While Bill’s agronomic expertise and background speak for themselves, it’s been his willingness to help others that has stood out. “I’ve known Bill for over 13 years and he has assisted me on numerous occasions,” said Dale Hahn, CGCS, director of golf course maintenance at TPC Summerlin and current president of the SNGCSA. “Whether it's borrowing a piece of equipment or giving advice on turf problems, Bill is always there for his fellow superintendents.”

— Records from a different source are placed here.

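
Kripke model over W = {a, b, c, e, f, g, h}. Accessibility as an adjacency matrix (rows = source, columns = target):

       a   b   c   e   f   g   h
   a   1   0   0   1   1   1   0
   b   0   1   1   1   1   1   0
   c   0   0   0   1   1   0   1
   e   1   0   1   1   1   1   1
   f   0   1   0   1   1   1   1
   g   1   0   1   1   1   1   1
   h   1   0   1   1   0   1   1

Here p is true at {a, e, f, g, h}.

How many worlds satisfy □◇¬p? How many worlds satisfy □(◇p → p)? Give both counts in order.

2 and 2

For □◇¬p:
a: successors {a, e, f, g}; ◇¬p there: a:F, e:T, f:T, g:T. ✗
b: successors {b, c, e, f, g}; ◇¬p there: b:T, c:F, e:T, f:T, g:T. ✗
c: successors {e, f, h}; ◇¬p there: e:T, f:T, h:T. ✓
e: successors {a, c, e, f, g, h}; ◇¬p there: a:F, c:F, e:T, f:T, g:T, h:T. ✗
f: successors {b, e, f, g, h}; ◇¬p there: b:T, e:T, f:T, g:T, h:T. ✓
g: successors {a, c, e, f, g, h}; ◇¬p there: a:F, c:F, e:T, f:T, g:T, h:T. ✗
h: successors {a, c, e, g, h}; ◇¬p there: a:F, c:F, e:T, g:T, h:T. ✗
— 2 worlds.
For □(◇p → p):
a: successors {a, e, f, g}; ◇p → p there: a:T, e:T, f:T, g:T. ✓
b: successors {b, c, e, f, g}; ◇p → p there: b:F, c:F, e:T, f:T, g:T. ✗
c: successors {e, f, h}; ◇p → p there: e:T, f:T, h:T. ✓
e: successors {a, c, e, f, g, h}; ◇p → p there: a:T, c:F, e:T, f:T, g:T, h:T. ✗
f: successors {b, e, f, g, h}; ◇p → p there: b:F, e:T, f:T, g:T, h:T. ✗
g: successors {a, c, e, f, g, h}; ◇p → p there: a:T, c:F, e:T, f:T, g:T, h:T. ✗
h: successors {a, c, e, g, h}; ◇p → p there: a:T, c:F, e:T, g:T, h:T. ✗
— 2 worlds.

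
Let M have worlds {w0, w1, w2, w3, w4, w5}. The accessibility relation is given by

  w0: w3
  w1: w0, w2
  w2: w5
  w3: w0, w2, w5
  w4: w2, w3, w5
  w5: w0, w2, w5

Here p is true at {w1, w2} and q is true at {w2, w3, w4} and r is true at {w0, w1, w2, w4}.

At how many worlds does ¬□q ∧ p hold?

2

w0: ¬□q is F, p is F. ✗
w1: ¬□q is T, p is T. ✓
w2: ¬□q is T, p is T. ✓
w3: ¬□q is T, p is F. ✗
w4: ¬□q is T, p is F. ✗
w5: ¬□q is T, p is F. ✗
Satisfying worlds: {w1, w2}.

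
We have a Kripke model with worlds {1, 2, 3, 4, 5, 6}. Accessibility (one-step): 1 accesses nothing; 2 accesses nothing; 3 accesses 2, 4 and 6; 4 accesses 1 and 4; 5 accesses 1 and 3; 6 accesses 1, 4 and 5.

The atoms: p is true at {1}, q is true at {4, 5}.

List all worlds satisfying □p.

{1, 2}

1: no successors, so □p holds vacuously. ✓
2: no successors, so □p holds vacuously. ✓
3: successors {2, 4, 6}; p there: 2:F, 4:F, 6:F. ✗
4: successors {1, 4}; p there: 1:T, 4:F. ✗
5: successors {1, 3}; p there: 1:T, 3:F. ✗
6: successors {1, 4, 5}; p there: 1:T, 4:F, 5:F. ✗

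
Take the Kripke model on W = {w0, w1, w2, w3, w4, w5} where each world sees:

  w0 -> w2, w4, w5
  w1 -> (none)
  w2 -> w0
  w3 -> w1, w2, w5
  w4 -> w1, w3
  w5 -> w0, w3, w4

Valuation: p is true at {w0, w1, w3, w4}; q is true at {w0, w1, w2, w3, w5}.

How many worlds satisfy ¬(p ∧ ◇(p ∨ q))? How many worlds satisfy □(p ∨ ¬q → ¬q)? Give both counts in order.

For ¬(p ∧ ◇(p ∨ q)):
w0: p ∧ ◇(p ∨ q) is T. ✗
w1: p ∧ ◇(p ∨ q) is F. ✓
w2: p ∧ ◇(p ∨ q) is F. ✓
w3: p ∧ ◇(p ∨ q) is T. ✗
w4: p ∧ ◇(p ∨ q) is T. ✗
w5: p ∧ ◇(p ∨ q) is F. ✓
— 3 worlds.
For □(p ∨ ¬q → ¬q):
w0: successors {w2, w4, w5}; p ∨ ¬q → ¬q there: w2:T, w4:T, w5:T. ✓
w1: no successors, so □(p ∨ ¬q → ¬q) holds vacuously. ✓
w2: successors {w0}; p ∨ ¬q → ¬q there: w0:F. ✗
w3: successors {w1, w2, w5}; p ∨ ¬q → ¬q there: w1:F, w2:T, w5:T. ✗
w4: successors {w1, w3}; p ∨ ¬q → ¬q there: w1:F, w3:F. ✗
w5: successors {w0, w3, w4}; p ∨ ¬q → ¬q there: w0:F, w3:F, w4:T. ✗
— 2 worlds.

3 and 2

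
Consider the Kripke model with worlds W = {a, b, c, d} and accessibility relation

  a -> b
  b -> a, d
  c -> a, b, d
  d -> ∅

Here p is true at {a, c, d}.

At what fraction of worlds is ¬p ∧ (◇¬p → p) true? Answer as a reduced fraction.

a: ¬p is F, ◇¬p → p is T. ✗
b: ¬p is T, ◇¬p → p is T. ✓
c: ¬p is F, ◇¬p → p is T. ✗
d: ¬p is F, ◇¬p → p is T. ✗
That's 1 of 4 worlds, so 1/4.

1/4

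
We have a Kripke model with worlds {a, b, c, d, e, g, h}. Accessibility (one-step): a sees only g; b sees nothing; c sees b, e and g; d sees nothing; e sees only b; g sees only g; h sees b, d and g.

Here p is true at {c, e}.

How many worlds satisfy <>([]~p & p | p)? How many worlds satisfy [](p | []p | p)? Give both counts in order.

1 and 3

For <>([]~p & p | p):
a: successors {g}; []~p & p | p there: g:F. ✗
b: no successors, so <>([]~p & p | p) fails. ✗
c: successors {b, e, g}; []~p & p | p there: b:F, e:T, g:F. ✓
d: no successors, so <>([]~p & p | p) fails. ✗
e: successors {b}; []~p & p | p there: b:F. ✗
g: successors {g}; []~p & p | p there: g:F. ✗
h: successors {b, d, g}; []~p & p | p there: b:F, d:F, g:F. ✗
— 1 world.
For [](p | []p | p):
a: successors {g}; p | []p | p there: g:F. ✗
b: no successors, so [](p | []p | p) holds vacuously. ✓
c: successors {b, e, g}; p | []p | p there: b:T, e:T, g:F. ✗
d: no successors, so [](p | []p | p) holds vacuously. ✓
e: successors {b}; p | []p | p there: b:T. ✓
g: successors {g}; p | []p | p there: g:F. ✗
h: successors {b, d, g}; p | []p | p there: b:T, d:T, g:F. ✗
— 3 worlds.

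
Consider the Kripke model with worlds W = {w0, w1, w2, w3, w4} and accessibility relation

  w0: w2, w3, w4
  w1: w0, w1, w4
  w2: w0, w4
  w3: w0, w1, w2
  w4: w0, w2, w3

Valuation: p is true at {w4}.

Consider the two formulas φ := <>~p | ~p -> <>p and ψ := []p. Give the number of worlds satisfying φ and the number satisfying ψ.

3 and 0

For <>~p | ~p -> <>p:
w0: <>~p | ~p is T, <>p is T. ✓
w1: <>~p | ~p is T, <>p is T. ✓
w2: <>~p | ~p is T, <>p is T. ✓
w3: <>~p | ~p is T, <>p is F. ✗
w4: <>~p | ~p is T, <>p is F. ✗
— 3 worlds.
For []p:
w0: successors {w2, w3, w4}; p there: w2:F, w3:F, w4:T. ✗
w1: successors {w0, w1, w4}; p there: w0:F, w1:F, w4:T. ✗
w2: successors {w0, w4}; p there: w0:F, w4:T. ✗
w3: successors {w0, w1, w2}; p there: w0:F, w1:F, w2:F. ✗
w4: successors {w0, w2, w3}; p there: w0:F, w2:F, w3:F. ✗
— 0 worlds.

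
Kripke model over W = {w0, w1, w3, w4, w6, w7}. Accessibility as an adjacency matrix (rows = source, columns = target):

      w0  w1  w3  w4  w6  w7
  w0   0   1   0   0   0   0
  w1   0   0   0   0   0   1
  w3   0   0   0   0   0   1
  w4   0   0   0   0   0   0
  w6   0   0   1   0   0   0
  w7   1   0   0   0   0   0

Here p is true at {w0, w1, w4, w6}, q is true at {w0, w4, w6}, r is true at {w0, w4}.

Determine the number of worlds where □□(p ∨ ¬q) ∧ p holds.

4

w0: □□(p ∨ ¬q) is T, p is T. ✓
w1: □□(p ∨ ¬q) is T, p is T. ✓
w3: □□(p ∨ ¬q) is T, p is F. ✗
w4: □□(p ∨ ¬q) is T, p is T. ✓
w6: □□(p ∨ ¬q) is T, p is T. ✓
w7: □□(p ∨ ¬q) is T, p is F. ✗
Satisfying worlds: {w0, w1, w4, w6}.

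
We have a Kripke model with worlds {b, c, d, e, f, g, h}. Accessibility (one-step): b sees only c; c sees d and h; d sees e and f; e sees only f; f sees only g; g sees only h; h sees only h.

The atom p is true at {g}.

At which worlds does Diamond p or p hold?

b: Diamond p is F, p is F. ✗
c: Diamond p is F, p is F. ✗
d: Diamond p is F, p is F. ✗
e: Diamond p is F, p is F. ✗
f: Diamond p is T, p is F. ✓
g: Diamond p is F, p is T. ✓
h: Diamond p is F, p is F. ✗

{f, g}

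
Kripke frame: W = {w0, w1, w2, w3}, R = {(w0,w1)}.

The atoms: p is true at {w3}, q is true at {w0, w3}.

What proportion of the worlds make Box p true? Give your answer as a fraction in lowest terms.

w0: successors {w1}; p there: w1:F. ✗
w1: no successors, so Box p holds vacuously. ✓
w2: no successors, so Box p holds vacuously. ✓
w3: no successors, so Box p holds vacuously. ✓
That's 3 of 4 worlds, so 3/4.

3/4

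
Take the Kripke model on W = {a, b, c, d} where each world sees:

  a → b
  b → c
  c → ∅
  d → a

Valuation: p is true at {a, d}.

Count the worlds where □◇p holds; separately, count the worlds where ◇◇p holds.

1 and 0

For □◇p:
a: successors {b}; ◇p there: b:F. ✗
b: successors {c}; ◇p there: c:F. ✗
c: no successors, so □◇p holds vacuously. ✓
d: successors {a}; ◇p there: a:F. ✗
— 1 world.
For ◇◇p:
a: successors {b}; ◇p there: b:F. ✗
b: successors {c}; ◇p there: c:F. ✗
c: no successors, so ◇◇p fails. ✗
d: successors {a}; ◇p there: a:F. ✗
— 0 worlds.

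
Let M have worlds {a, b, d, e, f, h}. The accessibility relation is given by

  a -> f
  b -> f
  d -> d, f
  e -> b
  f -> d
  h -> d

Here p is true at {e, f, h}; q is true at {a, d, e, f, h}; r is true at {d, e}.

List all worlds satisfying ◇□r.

a: successors {f}; □r there: f:T. ✓
b: successors {f}; □r there: f:T. ✓
d: successors {d, f}; □r there: d:F, f:T. ✓
e: successors {b}; □r there: b:F. ✗
f: successors {d}; □r there: d:F. ✗
h: successors {d}; □r there: d:F. ✗

{a, b, d}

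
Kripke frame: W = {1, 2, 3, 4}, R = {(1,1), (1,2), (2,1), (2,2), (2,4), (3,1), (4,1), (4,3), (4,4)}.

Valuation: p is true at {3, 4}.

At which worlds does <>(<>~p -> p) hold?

{2, 4}

1: successors {1, 2}; <>~p -> p there: 1:F, 2:F. ✗
2: successors {1, 2, 4}; <>~p -> p there: 1:F, 2:F, 4:T. ✓
3: successors {1}; <>~p -> p there: 1:F. ✗
4: successors {1, 3, 4}; <>~p -> p there: 1:F, 3:T, 4:T. ✓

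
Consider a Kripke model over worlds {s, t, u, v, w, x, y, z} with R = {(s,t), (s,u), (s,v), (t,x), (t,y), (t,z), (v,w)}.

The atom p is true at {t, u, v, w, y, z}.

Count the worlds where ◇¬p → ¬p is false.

1

s: ◇¬p is F, ¬p is T. ✓
t: ◇¬p is T, ¬p is F. ✗
u: ◇¬p is F, ¬p is F. ✓
v: ◇¬p is F, ¬p is F. ✓
w: ◇¬p is F, ¬p is F. ✓
x: ◇¬p is F, ¬p is T. ✓
y: ◇¬p is F, ¬p is F. ✓
z: ◇¬p is F, ¬p is F. ✓
Satisfying worlds: {s, u, v, w, x, y, z}.
So ◇¬p → ¬p fails at the other 1 world.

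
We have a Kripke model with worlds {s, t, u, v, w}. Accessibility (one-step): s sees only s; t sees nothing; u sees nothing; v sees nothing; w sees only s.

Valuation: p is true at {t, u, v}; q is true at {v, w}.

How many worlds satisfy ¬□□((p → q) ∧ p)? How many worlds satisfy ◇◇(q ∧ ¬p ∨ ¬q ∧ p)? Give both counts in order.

For ¬□□((p → q) ∧ p):
s: □□((p → q) ∧ p) is F. ✓
t: □□((p → q) ∧ p) is T. ✗
u: □□((p → q) ∧ p) is T. ✗
v: □□((p → q) ∧ p) is T. ✗
w: □□((p → q) ∧ p) is F. ✓
— 2 worlds.
For ◇◇(q ∧ ¬p ∨ ¬q ∧ p):
s: successors {s}; ◇(q ∧ ¬p ∨ ¬q ∧ p) there: s:F. ✗
t: no successors, so ◇◇(q ∧ ¬p ∨ ¬q ∧ p) fails. ✗
u: no successors, so ◇◇(q ∧ ¬p ∨ ¬q ∧ p) fails. ✗
v: no successors, so ◇◇(q ∧ ¬p ∨ ¬q ∧ p) fails. ✗
w: successors {s}; ◇(q ∧ ¬p ∨ ¬q ∧ p) there: s:F. ✗
— 0 worlds.

2 and 0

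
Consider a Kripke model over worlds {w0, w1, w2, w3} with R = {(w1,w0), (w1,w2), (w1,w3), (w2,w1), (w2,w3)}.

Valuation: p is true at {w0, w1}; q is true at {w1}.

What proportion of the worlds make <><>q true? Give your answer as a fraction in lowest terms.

w0: no successors, so <><>q fails. ✗
w1: successors {w0, w2, w3}; <>q there: w0:F, w2:T, w3:F. ✓
w2: successors {w1, w3}; <>q there: w1:F, w3:F. ✗
w3: no successors, so <><>q fails. ✗
That's 1 of 4 worlds, so 1/4.

1/4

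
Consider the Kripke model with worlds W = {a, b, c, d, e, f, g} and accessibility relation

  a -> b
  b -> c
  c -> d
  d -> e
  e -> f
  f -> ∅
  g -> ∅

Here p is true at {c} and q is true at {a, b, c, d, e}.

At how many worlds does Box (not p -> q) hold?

a: successors {b}; not p -> q there: b:T. ✓
b: successors {c}; not p -> q there: c:T. ✓
c: successors {d}; not p -> q there: d:T. ✓
d: successors {e}; not p -> q there: e:T. ✓
e: successors {f}; not p -> q there: f:F. ✗
f: no successors, so Box (not p -> q) holds vacuously. ✓
g: no successors, so Box (not p -> q) holds vacuously. ✓
Satisfying worlds: {a, b, c, d, f, g}.

6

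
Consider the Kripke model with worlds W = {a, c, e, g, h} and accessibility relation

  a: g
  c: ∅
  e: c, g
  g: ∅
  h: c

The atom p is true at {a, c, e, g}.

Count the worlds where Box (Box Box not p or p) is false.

0

a: successors {g}; Box Box not p or p there: g:T. ✓
c: no successors, so Box (Box Box not p or p) holds vacuously. ✓
e: successors {c, g}; Box Box not p or p there: c:T, g:T. ✓
g: no successors, so Box (Box Box not p or p) holds vacuously. ✓
h: successors {c}; Box Box not p or p there: c:T. ✓
Satisfying worlds: {a, c, e, g, h}.
So Box (Box Box not p or p) fails at the other 0 worlds.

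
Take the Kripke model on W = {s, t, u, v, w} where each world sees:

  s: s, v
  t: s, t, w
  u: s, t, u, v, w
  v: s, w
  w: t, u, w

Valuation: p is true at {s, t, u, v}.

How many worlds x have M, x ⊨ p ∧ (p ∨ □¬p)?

4

s: p is T, p ∨ □¬p is T. ✓
t: p is T, p ∨ □¬p is T. ✓
u: p is T, p ∨ □¬p is T. ✓
v: p is T, p ∨ □¬p is T. ✓
w: p is F, p ∨ □¬p is F. ✗
Satisfying worlds: {s, t, u, v}.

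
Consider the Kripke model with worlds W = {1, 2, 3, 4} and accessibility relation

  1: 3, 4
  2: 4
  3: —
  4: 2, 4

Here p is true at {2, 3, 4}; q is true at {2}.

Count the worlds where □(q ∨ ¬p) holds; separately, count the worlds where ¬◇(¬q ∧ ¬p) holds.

For □(q ∨ ¬p):
1: successors {3, 4}; q ∨ ¬p there: 3:F, 4:F. ✗
2: successors {4}; q ∨ ¬p there: 4:F. ✗
3: no successors, so □(q ∨ ¬p) holds vacuously. ✓
4: successors {2, 4}; q ∨ ¬p there: 2:T, 4:F. ✗
— 1 world.
For ¬◇(¬q ∧ ¬p):
1: ◇(¬q ∧ ¬p) is F. ✓
2: ◇(¬q ∧ ¬p) is F. ✓
3: ◇(¬q ∧ ¬p) is F. ✓
4: ◇(¬q ∧ ¬p) is F. ✓
— 4 worlds.

1 and 4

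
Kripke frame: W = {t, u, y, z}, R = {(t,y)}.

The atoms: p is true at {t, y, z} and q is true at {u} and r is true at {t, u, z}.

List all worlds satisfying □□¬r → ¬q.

{t, y, z}

t: □□¬r is T, ¬q is T. ✓
u: □□¬r is T, ¬q is F. ✗
y: □□¬r is T, ¬q is T. ✓
z: □□¬r is T, ¬q is T. ✓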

Bill’s off the course accomplishments are even more impressive. He and his wife Dian volunteer their time with Special Olympics Nevada coaching a number of sports including basketball, track and golf. In 2008, Bill was named Special Olympics Nevada Coach of the Year. Over the past decade, the Special Olympics golf program at Angel Park Golf Club has grown from eight athletes to over 40.

Bill and Dian were also awarded the 2013 Citizens of the Year Award by the Southern Nevada PGA Chapter. The award is annually given by the chapter to those individuals who provide exemplary efforts within their community.

Bill is the father of two grown children, James and Nicole and has been married to Dian for 37 years. “I have to thank my family for providing support over all these years,” said Rohret. “Being a superintendent is a time-consuming endeavor and being able to share this honor with them means everything.”

“I’ve been blessed to be part of the Las Vegas golf community for nearly 30 years and to be elected to the Hall of Fame is surreal,” said Rohret. “I’d like to thank the election committee and all of those in the industry that supported my inclusion into this special fraternity.”